38. Tag (27. Januar 2015)

Eisskulpturen

Buckelwale

2 Wale -2 Zodiacs

Antarctica

Mit einem leichten Brummschädel geht es zum Frühstück und danach gleich wieder in die Klamotten und mit den Zodiacs raus. Wir sind heute Nacht zum Foyn Habour weiter gefahren und wollen dort das Schiffswrack und die Landungsstelle der frühen Walfänger besuchen. Aber zuerst gilt unsere Aufmerksamkeit zwei Buckelwalen, die sich gerade den Bauch vollschlagen. Wir kommen recht nahe heran und haben einen super Blick auf die imponierenden Tiere. Dann haben wir Zeit um uns das Schiffswrack anzuschauen, und gehen noch spontan an einer Stelle an Land an der zwei alte Holzboote liegen. Als wir dort sind zeigt sich wieder einmal die Sonne und es eröffnet sich uns ein brillantes Panorama.

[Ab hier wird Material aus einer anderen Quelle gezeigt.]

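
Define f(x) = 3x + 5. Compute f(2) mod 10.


1


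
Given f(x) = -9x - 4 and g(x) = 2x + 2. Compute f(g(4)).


g(4) = 10
f(10) = -94

-94


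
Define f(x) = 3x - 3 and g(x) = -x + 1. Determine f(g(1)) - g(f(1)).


f(g(1)) = -3
g(f(1)) = 1
Difference = -4

-4


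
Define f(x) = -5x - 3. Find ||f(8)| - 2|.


f(8) = -43
|-43| = 43
|43 - 2| = 41

41


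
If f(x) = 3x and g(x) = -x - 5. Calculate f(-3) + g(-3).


f(-3) = -9
g(-3) = -2
Sum = -11

-11


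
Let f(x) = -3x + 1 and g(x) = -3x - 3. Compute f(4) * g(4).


165


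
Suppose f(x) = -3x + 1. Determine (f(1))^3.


-8


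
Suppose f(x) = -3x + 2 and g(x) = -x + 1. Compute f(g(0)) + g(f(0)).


f(g(0)) = -1
g(f(0)) = -1
Sum = -2

-2


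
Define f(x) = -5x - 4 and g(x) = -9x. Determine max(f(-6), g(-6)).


f(-6) = 26
g(-6) = 54
max = 54

54


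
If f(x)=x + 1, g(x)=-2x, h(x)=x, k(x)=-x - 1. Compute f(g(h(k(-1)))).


k(-1) = 0
h(0) = 0
g(0) = 0
f(0) = 1

1


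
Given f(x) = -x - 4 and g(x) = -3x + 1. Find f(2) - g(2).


f(2) = -6
g(2) = -5
Difference = -1

-1


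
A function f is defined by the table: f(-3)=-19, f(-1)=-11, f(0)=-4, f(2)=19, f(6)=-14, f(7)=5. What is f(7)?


5


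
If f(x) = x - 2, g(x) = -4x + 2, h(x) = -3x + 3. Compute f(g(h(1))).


h(1) = 0
g(0) = 2
f(2) = 0

0


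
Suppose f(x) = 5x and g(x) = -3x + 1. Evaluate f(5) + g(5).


f(5) = 25
g(5) = -14
Sum = 11

11


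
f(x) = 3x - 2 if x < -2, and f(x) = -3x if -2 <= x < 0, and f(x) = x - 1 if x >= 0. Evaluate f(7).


7 satisfies x >= 0
f(7) = 6

6


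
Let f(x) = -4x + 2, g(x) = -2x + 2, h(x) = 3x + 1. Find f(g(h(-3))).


h(-3) = -8
g(-8) = 18
f(18) = -70

-70


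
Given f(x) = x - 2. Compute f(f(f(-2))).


f(-2) = -4
f(-4) = -6
f(-6) = -8

-8


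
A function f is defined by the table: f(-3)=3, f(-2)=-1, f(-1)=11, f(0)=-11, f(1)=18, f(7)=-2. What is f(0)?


Reading from the table at x = 0

-11


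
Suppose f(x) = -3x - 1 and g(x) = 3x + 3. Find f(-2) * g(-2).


-15


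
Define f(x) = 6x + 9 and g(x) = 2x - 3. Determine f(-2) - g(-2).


f(-2) = -3
g(-2) = -7
Difference = 4

4


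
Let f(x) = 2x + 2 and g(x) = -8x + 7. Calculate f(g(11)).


g(11) = -81
f(-81) = -160

-160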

Wieder zurück an Bord gibt es unmittelbar Mittagessen und gleich im Anschluss geht es wieder in die Zodiacs. Heute ist es ganz speziell, da die Polar Pioneer weiterfahren wird und wir während unserer Fahrt dem Schiff folgen müssen. Wir sind wieder etwas weiter südlich, in der Wilhelmina Bay. Als erstes sehen wir eine kleine Anzahl von Zügelpinguinen. Es sind unsere ersten, die wir zu sehen bekommen und wir sind entsprechend aufgeregt. Wir folgen der Küste, treffen noch auf eine Kolonie von Kormoranen und sind immer wieder von den Formen und dem tiefen Blau des Küsteneises beeindruckt. Es beginnt wieder leicht zu schneien. In einiger Entfernung sehen wir wieder einmal Buckelwale. Auf unserer Fahrt „spielen“ wir zwischendurch noch verstecken, da wir einen Eisberg finden, in dem man mit dem Zodiac hineinfahren kann. Echt lustig. Dann sehen wir Pinguine auf einem Eisberg und fahren hin. Zuerst befürchten wir, dass sie das Weite suchen, aber wir nähern uns mit sehr langsamer Fahrt und sie bleiben. Wir stellen den Motor ab und warten darauf was passiert. Es ist eine großartige Show, die wir zu sehen bekommen. Überall um uns herum schwimmen Pinguine, und auf dem Eisberg geht es richtig rund. Unzählige Pinguine springen hinauf und hinunter und können gar nicht genug bekommen. Für uns ist es ein einmaliges Spektakel und wir staunen nur noch, dass wir dies beobachten können. Die Polar Pioneer hat inzwischen gestoppt und über Funk kommt das Signal, dass sich alle zum Schiff aufmachen sollen. Wir waren mal wieder den ganzen Nachmittag auf dem Wasser und haben es kaum gemerkt.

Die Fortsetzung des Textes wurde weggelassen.